The consequences are likely to be much larger than the Ecuadorian government has been willing to acknowledge. Roads will leave an ecological impact for long periods of time, and the potential for water pollution could be catastrophic. The project also opens the doors to hundreds of workers that could come into violent conflict with the Huaoroni. Critics claim that oil field workers often return to areas now with already made roads as hunters, beginning the colonization of the area. Some claim that much of this potential destruction could have been prevented by flying to each oil well site by helicopter instead of building roads.
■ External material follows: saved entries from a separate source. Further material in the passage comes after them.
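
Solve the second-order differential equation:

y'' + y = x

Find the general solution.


Homogeneous: r² + 1 = 0 ⇒ r = ±1i, y_h = C₁cos(x) + C₂sin(x).
Polynomial forcing; try y_p = Ax + B. Then y_p'' + 1 y_p = 1(Ax + B) = x, so B = 0 and A = 1.
General solution: y = C₁cos(x) + C₂sin(x) + x.


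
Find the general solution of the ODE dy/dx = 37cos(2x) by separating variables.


g(y) = 1, so integrate directly: y = ∫ 37cos(2x) dx = (37/2)sin(2x) + C.


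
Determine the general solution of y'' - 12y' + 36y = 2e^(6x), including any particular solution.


Characteristic polynomial (r - 6)² = 0; repeated root r = 6.
y_h = (C₁ + C₂x)e^(6x). Forcing matches the repeated root (resonance), so try y_p = Ax² e^(6x).
Substitute and solve for A: 2A = 2, so A = 1.
General solution: y = (C₁ + C₂x + x²)e^(6x).


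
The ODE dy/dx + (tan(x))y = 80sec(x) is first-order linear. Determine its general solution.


P(x) = tan(x) ⇒ μ = e^(∫tan(x)dx) = sec(x).
(sec(x) y)' = 80sec²(x) ⇒ sec(x) y = 80tan(x) + C.
Multiply by cos(x): y = 80sin(x) + C·cos(x).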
Since the initial foray into Yasuní, the threat from oil exploitation has only grown. Mongabay reported in 2014 that oil company Petroamazonas had initially made an agreement with the Ecuadorian government to not make a road into a remote part of Yasuní called Block 31. Unfortunately, satellite photos confirmed that the company ignored the government agreement, building roads anyway.
Despite not honoring the agreement, Petroamazonas has been granted more drilling rights in Yasuní. The government refusing independent oversight and overlooking rule breaking in one of Ecuador’s most remote and biodiverse regions is disturbing, especially so when indigenous people are concerned. Despite a history of drilling in Yasuní that already deeply concerns indigenous advocates and environmentalists, Ecuador is going even further in allowing drilling.
Now, block 43, the last block in the most contentious areas for drilling within Yasuní has been opened to drilling, heralding drilling in the last part of the park Mongabay reports. Energy minister, Carlos Perez delayed the decision to open the area to drilling last year when environmentalists and Indigenous leaders occupied his office in protest. But in the end, drilling in the contentious area, home to uncontacted Huaoroni that have been in voluntary isolation, was approved with a small reduction of the oil extraction area.
If history is any sort of guide, oil extraction in the region will continue unabated until it’s all gone and the indigenous population are left sharing poisoned water with what’s left of the wildlife. Yasuní is still a paradise for the most, part but greed and short sightedness can destroy the irreplaceable very quickly.